PARIS - Senegal struck a deal with wealthier countries on Thursday that will see it get an initial 2.5 billion euros ($2.74 billion) in finance to develop renewable energy and speed up its transition to a low-carbon economy.

The Senegal Just Energy Transition Partnership (JETP), backed by France, Germany, the European Union, the United Kingdom and Canada, comes as richer countries are urged to do more to help poorer peers in the fight against climate change.

The money will be used to help Senegal achieve its target of 40% of installed capacity from renewable energies by 2030, and a draft investment plan will be finalised within 12 months. "We think that if this is mobilised we can achieve, if not exceed this objective," Sall said at the Summit for a New Global Financial Pact in Paris, adding that renewable energy currently accounts for 31% of Senegal's capacity.

So-called JETPs, spearheaded by a deal with South Africa at a U.N. summit in 2021, have emerged as a key mechanism for mobilising public and private finance to help developing countries shift away from fossil fuels.

The rich, heavy emitting nations providing the finance in these deals are increasingly under pressure to help poorer countries speed up their transition to cleaner energy and to manage the effects of climate change.

The agreement with Senegal is the fourth JETP and follows deals with Indonesia, Vietnam and South Africa. The JETP with Senegal was being negotiated at the UN COP27 climate summit held in Egypt in November last year.
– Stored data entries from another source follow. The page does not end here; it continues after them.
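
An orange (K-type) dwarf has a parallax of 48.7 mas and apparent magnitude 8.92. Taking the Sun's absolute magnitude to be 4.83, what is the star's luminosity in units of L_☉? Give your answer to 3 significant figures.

L/L_☉ ≈ 0.0975

d = 1/p = 1000/48.7 mas = 20.53 pc
M = m − 5 log₁₀ d + 5 = 8.92 − 5·1.3125 + 5 = 7.358
M − M_☉ = 7.358 − 4.83 = 2.528
L/L_☉ = 10^(−0.4 × 2.528) = 0.09749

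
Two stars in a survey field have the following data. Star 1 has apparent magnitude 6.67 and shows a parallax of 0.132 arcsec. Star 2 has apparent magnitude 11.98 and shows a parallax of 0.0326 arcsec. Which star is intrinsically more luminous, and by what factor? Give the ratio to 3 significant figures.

Star 1: d = 1/p = 1/0.132″ = 7.576 pc
Star 1: M = m − 5 log₁₀ d + 5 = 6.67 − 5·0.8794 + 5 = 7.273
Star 2: d = 1/p = 1/0.0326″ = 30.67 pc
Star 2: M = m − 5 log₁₀ d + 5 = 11.98 − 5·1.4868 + 5 = 9.546
ΔM = M_1 − M_2 = 7.273 − (9.546) = -2.273; smaller M is more luminous → Star 1.
L ratio = 10^(0.4 |ΔM|) = 10^0.909 = 8.115

Star 1 is more luminous, by a factor of 8.11.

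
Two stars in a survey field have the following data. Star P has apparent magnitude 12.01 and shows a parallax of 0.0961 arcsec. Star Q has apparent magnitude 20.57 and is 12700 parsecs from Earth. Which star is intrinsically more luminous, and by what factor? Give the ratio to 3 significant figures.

Star Q is more luminous, by a factor of 561.

Star P: d = 1/p = 1/0.0961″ = 10.41 pc
Star P: M = m − 5 log₁₀ d + 5 = 12.01 − 5·1.0173 + 5 = 11.924
Star Q: M = m − 5 log₁₀ d + 5 = 20.57 − 5·4.1038 + 5 = 5.051
ΔM = M_P − M_Q = 11.924 − (5.051) = 6.873; smaller M is more luminous → Star Q.
L ratio = 10^(0.4 |ΔM|) = 10^2.749 = 561.1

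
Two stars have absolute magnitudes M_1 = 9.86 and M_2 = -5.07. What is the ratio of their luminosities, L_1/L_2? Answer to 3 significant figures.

ΔM = M_1 − M_2 = 14.93
L_1/L_2 = 10^(−0.4 ΔM) = 10^-5.972 = 1.067×10^-6

L_1/L_2 ≈ 1.07×10^-6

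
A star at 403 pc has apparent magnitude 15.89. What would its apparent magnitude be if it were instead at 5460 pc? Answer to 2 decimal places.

m ≈ 21.55

Flux ∝ 1/d², so Δm = 5 log₁₀(d₂/d₁) = 5 log₁₀(5460/403) = 5.659
m₂ = m₁ + Δm = 15.89 + (5.659) = 21.549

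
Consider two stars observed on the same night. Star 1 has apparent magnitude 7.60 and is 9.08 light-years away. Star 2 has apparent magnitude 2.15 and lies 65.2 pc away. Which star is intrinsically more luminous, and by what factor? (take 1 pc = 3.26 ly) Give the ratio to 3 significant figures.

Star 2 is more luminous, by a factor of 82900.

Star 1: d = 9.08 ly / 3.26 = 2.785 pc
Star 1: M = m − 5 log₁₀ d + 5 = 7.60 − 5·0.4449 + 5 = 10.376
Star 2: M = m − 5 log₁₀ d + 5 = 2.15 − 5·1.8142 + 5 = -1.921
ΔM = M_1 − M_2 = 10.376 − (-1.921) = 12.297; smaller M is more luminous → Star 2.
L ratio = 10^(0.4 |ΔM|) = 10^4.919 = 82940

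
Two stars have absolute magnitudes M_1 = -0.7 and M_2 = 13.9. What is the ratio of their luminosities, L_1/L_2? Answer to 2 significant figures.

L_1/L_2 ≈ 690000

ΔM = M_1 − M_2 = -14.6
L_1/L_2 = 10^(−0.4 ΔM) = 10^5.840 = 691800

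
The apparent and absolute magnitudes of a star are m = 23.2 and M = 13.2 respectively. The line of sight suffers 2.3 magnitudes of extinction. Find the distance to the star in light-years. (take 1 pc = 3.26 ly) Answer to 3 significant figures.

d ≈ 1130 ly

m − M = 5 log₁₀(d/10 pc) + A  ⇒  23.2 − (13.2) − 2.3 = 5 log₁₀(d/10)
7.700 = 5 log₁₀(d/10)
log₁₀ d = (m − M − A)/5 + 1 = 2.5400
d = 10^2.5400 = 346.7 pc
= 1130 ly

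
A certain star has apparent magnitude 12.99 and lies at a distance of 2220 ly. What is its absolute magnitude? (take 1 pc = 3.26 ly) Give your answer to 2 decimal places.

M ≈ 3.82

d = 2220 ly / 3.26 = 681.0 pc
5 log₁₀(d/10 pc) = 5 log₁₀(681.0) − 5 = 9.166
M = m − 5 log₁₀(d/10) = 12.99 − 9.166 = 3.824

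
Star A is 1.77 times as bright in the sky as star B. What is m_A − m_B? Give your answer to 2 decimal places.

m_A − m_B ≈ -0.62

Pogson: Δm = −2.5 log₁₀(ratio) = −2.5 log₁₀(1.77) = −2.5 × 0.2480 = -0.620
Star A is brighter, so it has the smaller magnitude: the difference is negative.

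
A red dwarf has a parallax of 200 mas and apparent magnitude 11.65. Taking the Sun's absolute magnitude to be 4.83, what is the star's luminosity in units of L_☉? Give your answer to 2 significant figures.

d = 1/p = 1000/200 mas = 5.000 pc
M = m − 5 log₁₀ d + 5 = 11.65 − 5·0.6990 + 5 = 13.155
M − M_☉ = 13.155 − 4.83 = 8.325
L/L_☉ = 10^(−0.4 × 8.325) = 4.677×10^-4

L/L_☉ ≈ 4.7×10^-4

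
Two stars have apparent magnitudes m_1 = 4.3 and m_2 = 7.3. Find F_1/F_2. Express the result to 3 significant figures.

Magnitude difference = -3.0
Flux ratio = 10^(−0.4 Δm) = 10^(−0.4 × -3.0) = 10^1.200 = 15.85

F_1/F_2 ≈ 15.8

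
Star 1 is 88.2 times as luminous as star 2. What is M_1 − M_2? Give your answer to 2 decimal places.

Pogson: ΔM = −2.5 log₁₀(ratio) = −2.5 log₁₀(88.2) = −2.5 × 1.9455 = -4.864
Star 1 is brighter, so it has the smaller magnitude: the difference is negative.

M_1 − M_2 ≈ -4.86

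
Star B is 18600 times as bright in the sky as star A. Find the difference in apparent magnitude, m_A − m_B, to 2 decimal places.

m_A − m_B ≈ 10.67

Pogson: Δm = −2.5 log₁₀(ratio) = −2.5 log₁₀(18600) = −2.5 × 4.2695 = -10.674
Star B is brighter so has the smaller magnitude: m_A − m_B is positive.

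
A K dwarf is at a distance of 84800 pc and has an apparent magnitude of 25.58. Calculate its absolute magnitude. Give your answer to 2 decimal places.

M ≈ 5.94

5 log₁₀(d/10 pc) = 5 log₁₀(84800) − 5 = 19.642
M = m − 5 log₁₀(d/10) = 25.58 − 19.642 = 5.938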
The $20 billion agreement last year to help Indonesia shut coal power plants was the biggest so far.

According to Thursday's statement, international partners and multi-lateral development banks will mobilise the 2.55 billion euros for Senegal in new and additional financing over an initial period of three to five years, starting this year.

More financing may be mobilised during and beyond this period to support Senegal's ambitions, it added.

"The current global financing system is not adequate," said Sall, who also bemoaned the cost of credit, calling on multi-lateral development banks to take into consideration current issues such as climate change and the high debts of low-income countries.